Há um consenso generalizado, quase uma unanimidade, sobre a dimensão do desastre a que o país pôde assistir em directo na noite de terça-feira, madrugada de quarta, para festejar um título leonino que fugia há 19 anos.

Antes do passa culpas e do lava mãos, como Pilatos, a responsabilidade teve direito a casamento antecipado com orgulhosos anúncios do governo, da câmara, da DGS e da polícia de que tudo estava a ser tratado a tempo e horas para que a festa decorresse com uma organização exemplar.

Assim que os convidados se excederam em número e falharam no comportamento era ver os noivos recusar manter-se juntos, na alegria e na tristeza, na saúde e na doença, na riqueza e na pobreza,. A culpa, desta vez, não morreu solteira, morreu divorciada.

Um secretário de Estado da trupe do candidato à sucessão Pedro Nuno Santos, sem qualquer espécie de vergonha, que se afirmava do Desporto e apontava culpas à Administração Interna e à Câmara de Lisboa liderada por Fernando Medina, o outro candidato à sucessão. Um ministro que hibernava e deixava ao seu amigo António Costa as despesas da defesa do governo e atirava à PSP que, como se sabe, desde uma célebre reunião em Belém, deixou de ter tutela governativa e parece ser a menos culpada nesta história. Medina deixou-se ficar para o fim, convencido que as pessoas iam perceber que a Câmara não tinha nada a ver com aquilo, que só tinha emprestado o salão para a tão afamada reunião em que tudo ia ficar previsto metro a metro, minuto a minuto.

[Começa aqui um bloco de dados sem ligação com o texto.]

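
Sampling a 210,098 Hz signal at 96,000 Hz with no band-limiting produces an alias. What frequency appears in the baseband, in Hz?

Nyquist = 96,000/2 = 48,000 Hz; 210,098 Hz exceeds it.
Alias = |210,098 − 2×96,000| = |210,098 − 192,000| = 18,098 Hz.

18,098 Hz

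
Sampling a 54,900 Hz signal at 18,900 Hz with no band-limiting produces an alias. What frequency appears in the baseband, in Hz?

Nyquist = 18,900/2 = 9,450 Hz; 54,900 Hz exceeds it.
Alias = |54,900 − 3×18,900| = |54,900 − 56,700| = 1,800 Hz.

1,800 Hz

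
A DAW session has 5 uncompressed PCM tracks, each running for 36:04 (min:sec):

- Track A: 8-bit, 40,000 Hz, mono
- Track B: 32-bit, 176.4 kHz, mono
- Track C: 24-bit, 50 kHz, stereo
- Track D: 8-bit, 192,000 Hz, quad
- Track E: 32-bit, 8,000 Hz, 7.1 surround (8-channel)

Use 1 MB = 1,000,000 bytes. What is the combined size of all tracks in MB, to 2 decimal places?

36:04 (min:sec) = 2,164 s.
Track A: 40,000 × 2,164 × 1 × 1 = 86,560,000 bytes.
Track B: 176,400 × 2,164 × 4 × 1 = 1,526,918,400 bytes.
Track C: 50,000 × 2,164 × 3 × 2 = 649,200,000 bytes.
Track D: 192,000 × 2,164 × 1 × 4 = 1,661,952,000 bytes.
Track E: 8,000 × 2,164 × 4 × 8 = 553,984,000 bytes.
Total = 4,478,614,400 bytes = 4478.61 MB.

4478.61 MB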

Vejam bem como o clima é de fim de festa. Numa semana em que dois comentadores da SIC, Marques Mendes, do PSD, e Ana Gomes, do PS, juraram a pés juntos que António Costa está de abalada para Bruxelas, tivemos de assistir a um indecoroso espectáculo em que o jogo do passa culpas e do lava mãos não permitiu que um só dos personagens desta história guardasse um pingo de dignidade, assumindo que podia ter feito um bocadinho mais para que tudo tivesse corrido muito melhor.

Claro que ter o Presidente da República a lembrar o óbvio sobre a responsabilidade que os adeptos também tiveram, desculpando o ministro que pode não ter tido uma intervenção - se não teve, devia ter tido -, pode parecer que atenua a culpa, mas tudo vai depender de haver ou não haver um surto de Covid na sequência da festa. Se houver e obrigar os lisboetas a recuar no desconfinamento é melhor que Marcelo tire o cavalinho da chuva, porque senão também sobra para ele.